Des policiers et des magistrats perquisitionnent depuis mercredi matin le siège du parti d'extrême droite, saisissant des documents et de la correspondance électronique dans le cadre d'une opération de grande envergure, selon le président du RN Jordan Bardella.
Le président du Rassemblement national, Jordan Bardella, annonce qu'une "vingtaine de policiers de la Brigade financière", accompagnés de "deux juges d'instruction", mènent depuis mercredi matin une perquisition dans les bureaux du parti.
"Tous les mails, documents et éléments de comptabilité du premier parti d’opposition sont saisis, sans que nous sachions à ce stade quels sont précisément les griefs qui en sont le fondement", a déclaré Jordan Bardella depuis Strasbourg, où il assistait mercredi matin à une session plénière du Parlement européen.
Dans un message publié sur X, le président du RN dénonce une opération "spectaculaire et inédite", un "harcèlement" et affirme que "jamais un parti d’opposition n’a subi un tel acharnement sous la Ve République".
Le parquet de Paris précise que "les sièges sociaux de sociétés" et des "domiciles des personnes physiques dirigeantes de ces sociétés" ont également été perquisitionnés.
Il indique par ailleurs qu'aucune personne physique ou morale n'a été mise en examen pour le moment.
Soupçons de financement illicite des campagnes du RN
Cette perquisition s'inscrit dans le cadre d'une information judiciaire ouverte en juillet 2024 sur des soupçons de financement illicite des campagnes du RN aux présidentielles et aux législatives de 2022, ainsi qu’aux élections européennes de 2024.
Cette information porte sur plusieurs faits présumés, y compris de "blanchiment d'escroquerie aggravée", de "faux et usage de faux", ainsi que de "prêt à titre habituel d'une personne physique à un parti politique".
Le parquet de Paris indique que l'enquête vise à "déterminer si ces campagnes ont été notamment financées grâce à des prêts illégaux de particuliers bénéficiant au parti ou à des candidats du Rassemblement National, ainsi que par des surfacturations de prestations ou des facturations de prestations fictives ayant été intégrées par la suite dans les demandes de remboursement forfaitaire par l’État des dépenses de campagne".
La Commission nationale des comptes de campagne et des financements politiques (CNCCFP) - à l'origine du signalement en juillet 2024 - indique que de tels prêts accordés aux partis politiques par des particuliers sont autorisés sous certaines conditions, mais que le RN est celui "qui les a le plus utilisés".
Selon le président de la CNCCFP, Christian Charpy, le Rassemblement national "a concentré une forte majorité" de ces emprunts.
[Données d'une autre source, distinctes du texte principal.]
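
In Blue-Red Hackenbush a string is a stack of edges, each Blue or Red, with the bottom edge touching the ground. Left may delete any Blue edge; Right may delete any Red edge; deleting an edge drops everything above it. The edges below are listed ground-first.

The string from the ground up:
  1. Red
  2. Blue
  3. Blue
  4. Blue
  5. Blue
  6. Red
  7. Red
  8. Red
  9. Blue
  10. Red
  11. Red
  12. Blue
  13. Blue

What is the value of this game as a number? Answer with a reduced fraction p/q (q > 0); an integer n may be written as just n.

Prefix values for Red Blue Blue Blue Blue Red Red Red Blue Red Red Blue Blue via {L|R} + simplicity:
val(R) = { (no moves) | 0 } → -1
val(RB) = { -1 | 0 } → -1/2
val(RBB) = { -1, -1/2 | 0 } → -1/4
val(RBBB) = { -1, -1/2, -1/4 | 0 } → -1/8
val(RBBBB) = { -1, -1/2, -1/4, -1/8 | 0 } → -1/16
val(RBBBBR) = { -1, -1/2, -1/4, -1/8 | -1/16, 0 } → -3/32
val(RBBBBRR) = { -1, -1/2, -1/4, -1/8 | -3/32, -1/16, 0 } → -7/64
val(RBBBBRRR) = { -1, -1/2, -1/4, -1/8 | -7/64, -3/32, -1/16, 0 } → -15/128
val(RBBBBRRRB) = { -1, -1/2, -1/4, -1/8, -15/128 | -7/64, -3/32, -1/16, 0 } → -29/256
val(RBBBBRRRBR) = { -1, -1/2, -1/4, -1/8, -15/128 | -29/256, -7/64, -3/32, -1/16, 0 } → -59/512
val(RBBBBRRRBRR) = { -1, -1/2, -1/4, -1/8, -15/128 | -59/512, -29/256, -7/64, -3/32, -1/16, 0 } → -119/1024
val(RBBBBRRRBRRB) = { -1, -1/2, -1/4, -1/8, -15/128, -119/1024 | -59/512, -29/256, -7/64, -3/32, -1/16, 0 } → -237/2048
val(RBBBBRRRBRRBB) = { -1, -1/2, -1/4, -1/8, -15/128, -119/1024, -237/2048 | -59/512, -29/256, -7/64, -3/32, -1/16, 0 } → -473/4096

-473/4096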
En 2021, sur un total de 764 prêts de ce type pour l'ensemble des partis français, le RN en a en effet obtenu 613 ; en 2022 ce chiffre est passé à 425 sur 492, et en 2023 le parti a reçu 96 du total de 123 emprunts.
"Il est essentiel que ces prêts soient remboursés, sinon ce sont des dons déguisés", explique Christian Charpy.
Jordan Bardella affirme que le Rassemblement national a recours à ce système pour compenser le refus des banques françaises de prêter de l'argent au parti à la flamme.
Le Rassemblement national ciblé par plusieurs enquêtes
Cette perquisition survient un jour après que le parquet européen a ouvert une enquête pour des soupçons d'irrégularités financières concernant Identité et Démocratie (ID), le groupe politique auquel le RN appartenait précédemment au Parlement européen.
Le RN et ses ex-partenaires d'ID sont suspectés d'avoir "indûment dépensé" près de 4,3 millions d'euros entre 2019 et 2024, selon un rapport de la direction des affaires financières du Parlement européen partagé par plusieurs médias au début du mois.
Cette enquête est cependant totalement distincte de l'information judiciaire qui a donné lieu à la perquisition de mercredi, cette dernière étant sous la juridiction du parquet de Paris et portant sur des faits totalement différents.
Par ailleurs, Marine Le Pen, la présidente du groupe RN à l'Assemblée, a récemment été condamné à 100 000 € d'amende et à une peine d'inéligibilité de 5 ans dans le cadre de l'affaire dite des "assistants parlementaires".
La leader historique du parti d'extrême droite a en effet été reconnue coupable en mars de détournement de fonds publics à hauteur de plusieurs millions d'euros, une décision que Marine Le Pen, qui clame toujours son innocence, considère comme une peine "politique" et "injuste".
En l'état actuel des choses, la candidate malheureuse à la présidentielle de 2022 ne pourra donc pas se présenter de nouveau en 2027. En attente de son audience en appel, qui devrait avoir lieu dans le courant de l'année prochaine, Marine Le Pen a saisi cette semaine la Cour européenne des droits de l'Homme pour contester sa peine d'inéligibilité.